Hafızası çok kuvvetli idi, konuşması tatlı ve safiyâne idi. Çok kere halk telaffuzu kullanır, karşısındakine söz fırsatı tanır; kesinlikle bildiği bir şeyi bile sanki ilk duyuyormuş gibi yumuşak bir tavırla dinler, mânalı ve nükteli cevap verirdi. Sohbetleri hoş, hutbeleri fevkalâde celâlli olurdu. Hutbe esnasında sesini yükseltir, ordu önündeki bir komutan gibi celâdetle ve irticâlen konuşurdu.
Özel hayatında ev halkına karşı müşfik ve latifeci davranır, kimseye doğrudan doğruya birşey emretmez, telmih ve remiz ile söyler, anlaşılmazsa sabrederdi.
Fevkalâde mütevazi idi. Kerâmetleri zahir ve şöhreti âlemgir olduğu halde, talebelerine bile tepeden bakmaz, şeyhlik tavrı takınmaz, kendisini ihvanı arasında lâlettayin bir fert gibi görür, makamını ve kemalini büyük bir maharetle gizlerdi.
Kendi üstatlarına fevkalâde saygılı ve bağlı idi. Tekke arkadaşları olan yaşlılar, üstadının meclisine gittiğinde diz üstü oturup, baş eğip hiç ayak değiştirmeden edeple oturduğunu anlatırlar.
Çok uzun ve derin düşünürdü, sohbetlerindeki buluşlara, teşbihlere hayran kalmamak mümkün olmazdı. Bir ayetin, bir hadisin üzerinde haftalarca, aylarca durup konuştuğu olurdu.
Ele aldığı bir kimseyi terbiye edip yola getirinceye kadar büyük bir sabırla çalışırdı. İlk zamanlarda kusurlarına müsamaha ederdi.

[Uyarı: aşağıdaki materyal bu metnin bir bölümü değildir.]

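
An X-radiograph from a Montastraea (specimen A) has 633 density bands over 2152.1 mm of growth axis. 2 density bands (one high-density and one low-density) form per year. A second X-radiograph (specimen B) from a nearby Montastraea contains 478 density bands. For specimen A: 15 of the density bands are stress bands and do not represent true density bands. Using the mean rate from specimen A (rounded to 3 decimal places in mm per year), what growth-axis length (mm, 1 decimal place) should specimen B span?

Specimen A: true density band count = 633 − 15 = 618.
Specimen A: dividing by 2 density bands per year: 618 / 2 = 309 years.
A: Mean rate = 2152.1 mm / 309 years ≈ 6.965 mm per year.
Specimen B: with 2 density bands per year, 478 / 2 = 239 years. For B, 6.965 mm/year × 239 years = 1664.6 mm.

1664.6 mm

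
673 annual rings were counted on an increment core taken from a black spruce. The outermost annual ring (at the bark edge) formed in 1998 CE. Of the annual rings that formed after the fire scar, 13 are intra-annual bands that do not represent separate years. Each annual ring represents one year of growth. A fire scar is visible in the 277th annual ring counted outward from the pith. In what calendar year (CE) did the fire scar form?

Between annual ring 277 and the bark edge there are 673 − 277 = 396 annual rings.
Removing the 13 false annual rings leaves 396 − 13 = 383 true annual rings beyond the fire scar.
1998 − 383 = 1615 CE.

1615 CE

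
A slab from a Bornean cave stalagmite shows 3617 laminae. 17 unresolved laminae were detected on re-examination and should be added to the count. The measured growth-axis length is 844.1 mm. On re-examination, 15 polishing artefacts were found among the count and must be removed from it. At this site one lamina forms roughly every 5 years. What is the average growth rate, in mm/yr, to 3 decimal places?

True lamina count = 3617 − 15 + 17 = 3619.
3619 laminae at 5 years each span 3619 × 5 = 18095 years.
Extension rate ≈ 844.1 / 18095 = 0.047 mm/yr.

0.047 mm/yr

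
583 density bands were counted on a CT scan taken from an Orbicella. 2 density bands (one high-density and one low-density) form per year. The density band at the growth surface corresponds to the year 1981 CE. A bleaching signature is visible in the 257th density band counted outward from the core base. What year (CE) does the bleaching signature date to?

1818 CE

Between density band 257 and the growth surface there are 583 − 257 = 326 density bands.
Dividing by 2 density bands per year: 326 / 2 = 163 years.
The density band at the growth surface is 1981 CE, so the bleaching signature dates to 1981 − 163 = 1818 CE.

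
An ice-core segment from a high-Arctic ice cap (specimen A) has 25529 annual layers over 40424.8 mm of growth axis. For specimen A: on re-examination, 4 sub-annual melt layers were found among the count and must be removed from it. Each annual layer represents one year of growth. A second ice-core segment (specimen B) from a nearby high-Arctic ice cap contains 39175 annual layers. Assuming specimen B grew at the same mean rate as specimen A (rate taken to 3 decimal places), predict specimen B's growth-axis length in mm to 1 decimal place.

62053.2 mm

Specimen A: after corrections the count is 25529 − 4 = 25525 annual layers.
A: 40424.8 mm over 25525 years gives 40424.8 / 25525 ≈ 1.584 mm/year.
B's length ≈ 1.584 × 39175 = 62053.2 mm.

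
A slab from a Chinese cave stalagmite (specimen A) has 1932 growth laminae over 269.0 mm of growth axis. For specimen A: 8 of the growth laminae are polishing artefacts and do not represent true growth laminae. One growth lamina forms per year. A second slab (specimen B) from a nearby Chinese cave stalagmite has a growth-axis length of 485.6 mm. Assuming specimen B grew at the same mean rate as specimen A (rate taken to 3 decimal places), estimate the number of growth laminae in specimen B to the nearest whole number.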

Yıllarca çalışır, yarı yolda bıkıp bırakmazdı.
Dostlarına vefası emsalsiz idi; onları ziyaret eder, arar sorardı. Akrabalarına karşı vazifelerinde kusur etmez ve onlara her türlü yardımı esirgemezdi.
Çok açık elli idi, verdiği zaman şaşılacak miktarda verir, geriye kalmamasından korkmaz, verdiğini doyururdu. Sofrasında ekseriya misafir bulunurdu. Hizmet edenleri bir vesile ile memnun eder, ziyaretçilere güleryüz gösterir, kapısını her zaman açık tutmaya çalışırdı.
GECE İBÂDETLERİNE ÇOK RİAYET EDERDİ
Gece ve sabah ibadetlerine çok riayet eder, talebelerini de bunlara teşvik eylerdi. İnsanın kalbinden geçirdiğini bilir, gelenin sormadan cevabını verir, istemeden ihtiyaç sahibinin muhtaç olduğu şeyi bağışlardı. Gönüllere ve rüyalara tasarrufu vardı. Bereket gittiği yere yağar; bolluk onunla beraber gezer, en ücra, en kıtlık yerde o gelince nimet dolardı. Beraberinde seyahat edenler, tevafuklara, tecellilere, maddî ve mânevî hallere ve ikramlara şaşar, hayretlere düşerler, parmaklarını ısırırlardı.
Allahu Teâlâ ve Tekaddes hazretleri derecâtını ulyâ eyleyip, biz âciz ü nâçizleri de füyûzât ve şefaatından feyzyâb u nasibdâr buyursun.